Rems-Murr-Kreis (Druckversion)
Autor: Martina Keck
Artikel vom 25.03.2021

Öffnungen mit Sicherheit: Rems-Murr-Kreis will Modellprojekt werden

Landrat und Kommunen: Kreative Lösungen müssen auch in der Fläche erprobt werden

In einem gemeinsamen Schreiben an Sozialminister Manne Lucha bieten Landrat Dr. Richard Sigel und die Sprecher der Städte und Gemeinden an, im Rems-Murr-Kreis ein weiteres Modellprojekt unter dem Motto „Öffnen mit Sicherheit“ zu starten. Nachdem die Universitätsstadt Tübingen bereits Modellprojekt ist, setzen auch die jüngsten Beschlüsse der Bundeskanzlerin mit den Regierungschefinnen und Regierungschefs der Länder vom 22. März 2021 ebenfalls auf solche zeitlich befristeten Modellprojekte. Das Schreiben wurde gemeinsam von Landrat Dr. Richard Sigel, Fellbachs Oberbürgermeisterin Gabriele Zull als Sprecherin der Oberbürgermeister und Welzheims Bürgermeister Thomas Bernlöhr als Sprecher der Bürgermeister unterzeichnet.

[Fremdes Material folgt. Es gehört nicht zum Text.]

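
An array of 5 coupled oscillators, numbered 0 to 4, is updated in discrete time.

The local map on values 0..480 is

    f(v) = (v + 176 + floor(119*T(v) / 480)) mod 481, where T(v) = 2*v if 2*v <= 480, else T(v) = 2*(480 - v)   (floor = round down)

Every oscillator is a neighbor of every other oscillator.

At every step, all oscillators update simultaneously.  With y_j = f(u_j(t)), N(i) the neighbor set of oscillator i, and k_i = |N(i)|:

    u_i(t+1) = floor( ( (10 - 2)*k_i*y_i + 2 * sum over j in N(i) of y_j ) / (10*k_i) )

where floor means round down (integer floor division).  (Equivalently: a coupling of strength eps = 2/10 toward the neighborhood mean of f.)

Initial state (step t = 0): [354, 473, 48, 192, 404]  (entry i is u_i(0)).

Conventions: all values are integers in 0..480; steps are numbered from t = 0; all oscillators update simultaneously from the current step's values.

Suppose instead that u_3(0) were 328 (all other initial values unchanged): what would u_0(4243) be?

Answer: u_0(4243) = 118
Key observation: The state at step 16, [339, 339, 156, 339, 339], reappears at step 18: the system is in a cycle of period 2 from step 16 on.  Therefore the state at step 4243 equals the state at step 16 + ((4243 - 16) mod 2) = 17, which is [118, 118, 347, 118, 118].

Derivation:
t=0: [354, 473, 48, 328, 404]
t=1: [121, 166, 223, 111, 140]
t=2: [343, 394, 97, 333, 365]
t=3: [117, 136, 279, 113, 126]
t=4: [338, 359, 130, 334, 348]
t=5: [117, 124, 317, 115, 120]
t=6: [338, 346, 144, 336, 341]
t=7: [117, 120, 333, 116, 118]
t=8: [338, 341, 150, 337, 339]
t=9: [117, 118, 340, 117, 117]
t=10: [338, 339, 153, 338, 338]
t=11: [118, 118, 343, 118, 118]
t=12: [339, 339, 154, 339, 339]
t=13: [118, 118, 345, 118, 118]
t=14: [339, 339, 155, 339, 339]
t=15: [118, 118, 346, 118, 118]
t=16: [339, 339, 156, 339, 339]
t=17: [118, 118, 347, 118, 118]
t=18: [339, 339, 156, 339, 339]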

„Wir stehen bereit, nach den Erfahrungen in einer Stadt, Erfahrungen zu Öffnungskonzepten mit konsequentem Testen in einem Flächenlandkreis zu sammeln. Dies ist aus unserer Sicht wichtig, denn die Herausforderungen in der Fläche sind gänzlich andere. Trotz steigender Inzidenzen müssen solche Projekte jetzt vorbereitet und geplant werden, um sowohl den Bürgerinnen und Bürgern als auch den Unternehmen eine Öffnungsperspektive zu bieten“, betont Landrat Dr. Richard Sigel.

„Wir haben ein einmaliges und flächendeckendes Netz mit mehr als 120 Testzentren über dem gesamten Landkreis aufgespannt. Fast täglich kommen neue Partner dazu, die sich auf das Online-Portal aufschalten und die Software nutzen. Die Buchung läuft zentral und unkompliziert über unser Schnelltestportal, die Tests finden dezentral und wohnortnah statt. Zweitens bietet unser Landkreis mit dem Mix aus städtischem und ländlichen Raum optimale Bedingungen, um etwa auch Testkonzepte für die Gastronomie in der Fläche auszuprobieren. Drittens geht der Rems-Murr-Kreis bei der Kontaktpersonennachverfolgung gemeinsam mit den Städten und Gemeinden einen bewährten Sonderweg: Die Kontakte werden dezentral innerhalb der kommunalen Familie nachverfolgt. Diese Struktur ist bewährt und belastbar“, so der Landrat weiter.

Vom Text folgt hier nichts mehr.